Liver fibrosis is a reversible wound-healing process aimed at maintaining organ integrity, and presents as the critical pre-stage of liver cirrhosis, which will eventually progress to hepatocellular carcinoma in the absence of liver transplantation. Fibrosis generally results from chronic hepatic injury caused by various factors, mainly viral infection, schistosomiasis, and alcoholism; however, the exact pathological mechanisms are still unknown. Although numerous drugs have been shown to have antifibrotic activity in vitro and in animal models, none of these drugs have been shown to be efficacious in the clinic.

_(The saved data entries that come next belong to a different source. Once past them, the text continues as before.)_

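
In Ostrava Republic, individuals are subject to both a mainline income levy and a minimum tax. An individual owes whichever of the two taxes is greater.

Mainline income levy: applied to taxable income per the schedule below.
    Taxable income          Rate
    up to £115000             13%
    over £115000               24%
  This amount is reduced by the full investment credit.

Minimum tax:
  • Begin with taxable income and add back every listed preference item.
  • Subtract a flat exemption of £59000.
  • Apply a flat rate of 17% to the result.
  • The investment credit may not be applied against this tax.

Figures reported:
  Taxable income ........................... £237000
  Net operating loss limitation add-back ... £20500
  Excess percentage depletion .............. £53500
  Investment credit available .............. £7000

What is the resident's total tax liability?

Mainline income levy:
  £115000 × 13% = £14950
  £122000 × 24% = £29280
  → £44230
  Less investment credit £7000 → £37230

Minimum tax:
  Adjusted income: £237000 + £20500 + £53500 = £311000
  Less exemption £59000 → base £252000
  £252000 × 17% = £42840

£42840 > £37230, so the minimum tax is the binding amount.

£42840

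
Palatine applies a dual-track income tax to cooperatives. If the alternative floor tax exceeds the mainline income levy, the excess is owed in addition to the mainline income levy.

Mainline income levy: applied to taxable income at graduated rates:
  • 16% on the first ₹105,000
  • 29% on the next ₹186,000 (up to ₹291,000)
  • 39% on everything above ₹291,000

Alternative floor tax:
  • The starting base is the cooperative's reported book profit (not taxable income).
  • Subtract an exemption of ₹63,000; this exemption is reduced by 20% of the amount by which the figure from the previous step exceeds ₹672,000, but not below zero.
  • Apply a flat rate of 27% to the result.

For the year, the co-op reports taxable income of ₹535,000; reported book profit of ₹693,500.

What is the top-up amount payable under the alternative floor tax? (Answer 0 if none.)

Alternative floor tax:
  Base (reported book profit): ₹693,500
  Exemption: ₹63,000 − 20% × (₹693,500 − ₹672,000) = ₹63,000 − ₹4,300 = ₹58,700
  Base: ₹693,500 − ₹58,700 = ₹634,800
  ₹634,800 × 27% = ₹171,396

Mainline income levy:
  ₹105,000 × 16% = ₹16,800
  ₹186,000 × 29% = ₹53,940
  ₹244,000 × 39% = ₹95,160
  → ₹165,900

Excess of alternative floor tax over mainline income levy: ₹171,396 − ₹165,900 = ₹5,496.

₹5,496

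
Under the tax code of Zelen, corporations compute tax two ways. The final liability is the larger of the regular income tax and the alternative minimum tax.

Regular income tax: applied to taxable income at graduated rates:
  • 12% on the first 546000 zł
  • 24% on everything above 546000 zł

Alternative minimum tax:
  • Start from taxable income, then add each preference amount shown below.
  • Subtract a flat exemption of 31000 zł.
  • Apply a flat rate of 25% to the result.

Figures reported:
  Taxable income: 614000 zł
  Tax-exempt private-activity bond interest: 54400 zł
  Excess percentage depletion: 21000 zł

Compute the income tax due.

Alternative minimum tax:
  Adjusted income: 614000 zł + 54400 zł + 21000 zł = 689400 zł
  Less exemption 31000 zł → base 658400 zł
  658400 zł × 25% = 164600 zł

Regular income tax:
  546000 zł × 12% = 65520 zł
  68000 zł × 24% = 16320 zł
  → 81840 zł

164600 zł > 81840 zł, so the alternative minimum tax is the binding amount.

164600 zł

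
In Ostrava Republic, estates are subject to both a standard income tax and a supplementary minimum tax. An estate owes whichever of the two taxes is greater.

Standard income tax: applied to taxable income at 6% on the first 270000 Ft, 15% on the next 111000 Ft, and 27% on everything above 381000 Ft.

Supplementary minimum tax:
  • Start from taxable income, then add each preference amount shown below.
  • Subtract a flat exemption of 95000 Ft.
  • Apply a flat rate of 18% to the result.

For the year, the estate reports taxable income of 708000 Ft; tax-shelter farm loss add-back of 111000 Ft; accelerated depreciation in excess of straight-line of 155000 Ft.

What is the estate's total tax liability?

158220 Ft

Standard income tax:
  270000 Ft × 6% = 16200 Ft
  111000 Ft × 15% = 16650 Ft
  327000 Ft × 27% = 88290 Ft
  → 121140 Ft

Supplementary minimum tax:
  Adjusted income: 708000 Ft + 111000 Ft + 155000 Ft = 974000 Ft
  Less exemption 95000 Ft → base 879000 Ft
  879000 Ft × 18% = 158220 Ft

158220 Ft > 121140 Ft, so the supplementary minimum tax is the binding amount.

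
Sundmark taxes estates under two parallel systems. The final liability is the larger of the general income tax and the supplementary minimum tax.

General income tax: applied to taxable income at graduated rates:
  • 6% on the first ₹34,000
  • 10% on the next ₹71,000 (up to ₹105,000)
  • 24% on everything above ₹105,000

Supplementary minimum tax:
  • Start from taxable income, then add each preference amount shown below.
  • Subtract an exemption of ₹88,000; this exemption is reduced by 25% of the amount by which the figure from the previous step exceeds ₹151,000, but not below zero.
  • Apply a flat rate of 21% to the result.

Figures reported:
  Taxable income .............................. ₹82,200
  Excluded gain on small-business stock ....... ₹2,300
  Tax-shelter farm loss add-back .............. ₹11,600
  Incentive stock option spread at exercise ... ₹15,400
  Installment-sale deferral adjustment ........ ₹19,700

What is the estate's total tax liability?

General income tax:
  ₹34,000 × 6% = ₹2,040
  ₹48,200 × 10% = ₹4,820
  → ₹6,860

Supplementary minimum tax:
  Adjusted income: ₹82,200 + ₹2,300 + ₹11,600 + ₹15,400 + ₹19,700 = ₹131,200
  Exemption: ₹131,200 ≤ ₹151,000, so full ₹88,000 applies
  Base: ₹131,200 − ₹88,000 = ₹43,200
  ₹43,200 × 21% = ₹9,072

₹9,072 > ₹6,860, so the supplementary minimum tax is the binding amount.

₹9,072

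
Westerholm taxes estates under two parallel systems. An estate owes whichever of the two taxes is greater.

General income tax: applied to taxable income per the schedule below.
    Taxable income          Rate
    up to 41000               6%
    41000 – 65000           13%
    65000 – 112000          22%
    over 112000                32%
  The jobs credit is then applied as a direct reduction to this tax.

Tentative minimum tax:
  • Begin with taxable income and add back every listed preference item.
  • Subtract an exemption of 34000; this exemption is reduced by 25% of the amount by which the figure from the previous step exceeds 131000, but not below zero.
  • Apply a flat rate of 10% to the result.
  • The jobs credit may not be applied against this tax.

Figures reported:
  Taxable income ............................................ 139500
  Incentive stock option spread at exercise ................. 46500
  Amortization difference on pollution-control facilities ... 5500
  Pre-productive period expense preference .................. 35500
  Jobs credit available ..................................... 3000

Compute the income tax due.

General income tax:
  41000 × 6% = 2460
  24000 × 13% = 3120
  47000 × 22% = 10340
  27500 × 32% = 8800
  → 24720
  Less jobs credit 3000 → 21720

Tentative minimum tax:
  Adjusted income: 139500 + 46500 + 5500 + 35500 = 227000
  Exemption: 34000 − 25% × (227000 − 131000) = 34000 − 24000 = 10000
  Base: 227000 − 10000 = 217000
  217000 × 10% = 21700

21720 > 21700, so the general income tax governs.

21720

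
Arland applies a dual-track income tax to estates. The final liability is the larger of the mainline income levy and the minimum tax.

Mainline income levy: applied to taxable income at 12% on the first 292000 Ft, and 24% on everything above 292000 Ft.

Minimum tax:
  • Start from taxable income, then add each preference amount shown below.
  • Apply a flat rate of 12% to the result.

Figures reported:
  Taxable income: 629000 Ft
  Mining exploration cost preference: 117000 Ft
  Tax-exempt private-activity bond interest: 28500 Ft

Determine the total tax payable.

Mainline income levy:
  292000 Ft × 12% = 35040 Ft
  337000 Ft × 24% = 80880 Ft
  → 115920 Ft

Minimum tax:
  Adjusted income: 629000 Ft + 117000 Ft + 28500 Ft = 774500 Ft
  774500 Ft × 12% = 92940 Ft

115920 Ft > 92940 Ft, so the mainline income levy governs.

115920 Ft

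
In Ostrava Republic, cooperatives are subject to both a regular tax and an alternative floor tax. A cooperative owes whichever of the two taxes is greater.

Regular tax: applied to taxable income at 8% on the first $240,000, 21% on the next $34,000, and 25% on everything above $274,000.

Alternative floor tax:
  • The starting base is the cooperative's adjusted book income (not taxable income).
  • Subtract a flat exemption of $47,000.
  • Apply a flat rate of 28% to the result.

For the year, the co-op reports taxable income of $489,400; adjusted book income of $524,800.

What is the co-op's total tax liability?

$133,784

Alternative floor tax:
  Base (adjusted book income): $524,800
  Less exemption $47,000 → base $477,800
  $477,800 × 28% = $133,784

Regular tax:
  $240,000 × 8% = $19,200
  $34,000 × 21% = $7,140
  $215,400 × 25% = $53,850
  → $80,190

$133,784 > $80,190, so the alternative floor tax is the binding amount.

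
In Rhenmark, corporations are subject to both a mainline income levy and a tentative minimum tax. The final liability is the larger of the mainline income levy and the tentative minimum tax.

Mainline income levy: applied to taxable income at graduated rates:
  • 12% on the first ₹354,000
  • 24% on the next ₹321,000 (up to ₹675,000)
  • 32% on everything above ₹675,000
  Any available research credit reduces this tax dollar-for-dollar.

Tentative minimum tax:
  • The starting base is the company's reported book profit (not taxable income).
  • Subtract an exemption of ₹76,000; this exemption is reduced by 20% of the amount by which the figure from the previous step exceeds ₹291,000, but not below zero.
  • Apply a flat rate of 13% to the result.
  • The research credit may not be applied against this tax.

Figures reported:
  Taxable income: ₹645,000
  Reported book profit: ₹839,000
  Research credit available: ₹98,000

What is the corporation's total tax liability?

Mainline income levy:
  ₹354,000 × 12% = ₹42,480
  ₹291,000 × 24% = ₹69,840
  → ₹112,320
  Less research credit ₹98,000 → ₹14,320

Tentative minimum tax:
  Base (reported book profit): ₹839,000
  Exemption: 20% × (₹839,000 − ₹291,000) = ₹109,600 ≥ ₹76,000, so the exemption is fully phased out
  Base: ₹839,000 − ₹0 = ₹839,000
  ₹839,000 × 13% = ₹109,070

₹109,070 > ₹14,320, so the tentative minimum tax is the binding amount.

₹109,070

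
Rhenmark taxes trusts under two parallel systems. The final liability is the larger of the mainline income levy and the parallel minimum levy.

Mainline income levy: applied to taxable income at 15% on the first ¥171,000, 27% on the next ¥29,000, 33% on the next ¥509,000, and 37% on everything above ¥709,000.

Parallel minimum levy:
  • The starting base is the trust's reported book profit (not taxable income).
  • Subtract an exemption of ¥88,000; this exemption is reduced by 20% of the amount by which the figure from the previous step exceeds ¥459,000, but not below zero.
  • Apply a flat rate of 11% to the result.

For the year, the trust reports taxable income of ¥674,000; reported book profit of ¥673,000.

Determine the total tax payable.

Mainline income levy:
  ¥171,000 × 15% = ¥25,650
  ¥29,000 × 27% = ¥7,830
  ¥474,000 × 33% = ¥156,420
  → ¥189,900

Parallel minimum levy:
  Base (reported book profit): ¥673,000
  Exemption: ¥88,000 − 20% × (¥673,000 − ¥459,000) = ¥88,000 − ¥42,800 = ¥45,200
  Base: ¥673,000 − ¥45,200 = ¥627,800
  ¥627,800 × 11% = ¥69,058

¥189,900 > ¥69,058, so the mainline income levy governs.

¥189,900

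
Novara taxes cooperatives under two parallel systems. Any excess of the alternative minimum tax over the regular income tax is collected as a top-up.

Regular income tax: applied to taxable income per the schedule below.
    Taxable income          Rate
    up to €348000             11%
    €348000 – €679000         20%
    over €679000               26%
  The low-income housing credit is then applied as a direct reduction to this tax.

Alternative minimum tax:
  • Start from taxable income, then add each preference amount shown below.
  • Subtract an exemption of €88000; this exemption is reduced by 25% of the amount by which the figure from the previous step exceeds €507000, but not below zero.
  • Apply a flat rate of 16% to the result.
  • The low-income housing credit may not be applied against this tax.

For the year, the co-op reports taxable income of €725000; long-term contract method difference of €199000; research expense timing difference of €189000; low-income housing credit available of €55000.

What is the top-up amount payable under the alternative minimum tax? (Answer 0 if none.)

€116640

Regular income tax:
  €348000 × 11% = €38280
  €331000 × 20% = €66200
  €46000 × 26% = €11960
  → €116440
  Less low-income housing credit €55000 → €61440

Alternative minimum tax:
  Adjusted income: €725000 + €199000 + €189000 = €1113000
  Exemption: 25% × (€1113000 − €507000) = €151500 ≥ €88000, so the exemption is fully phased out
  Base: €1113000 − €0 = €1113000
  €1113000 × 16% = €178080

Excess of alternative minimum tax over regular income tax: €178080 − €61440 = €116640.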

Importantly, hepatic stellate cells(HSCs) play a key role in the initiation, progression, and regression of liver fibrosis by secreting fibrogenic factors that encourage portal fibrocytes, fibroblasts, and bone marrow-derived myofibroblasts to produce collagen and thereby propagate fibrosis. These cells are subject to intricate cross-talk with adjacent cells, resulting in scarring and subsequent liver damage. Thus, an understanding of the molecular mechanisms of liver fibrosis and their relationships with HSCs is essential for the discovery of new therapeutic targets. This comprehensive review outlines the role of HSCs in liver fibrosis and details novel strategies to suppress HSC activity, thereby providing new insights into potential treatments for liver fibrosis.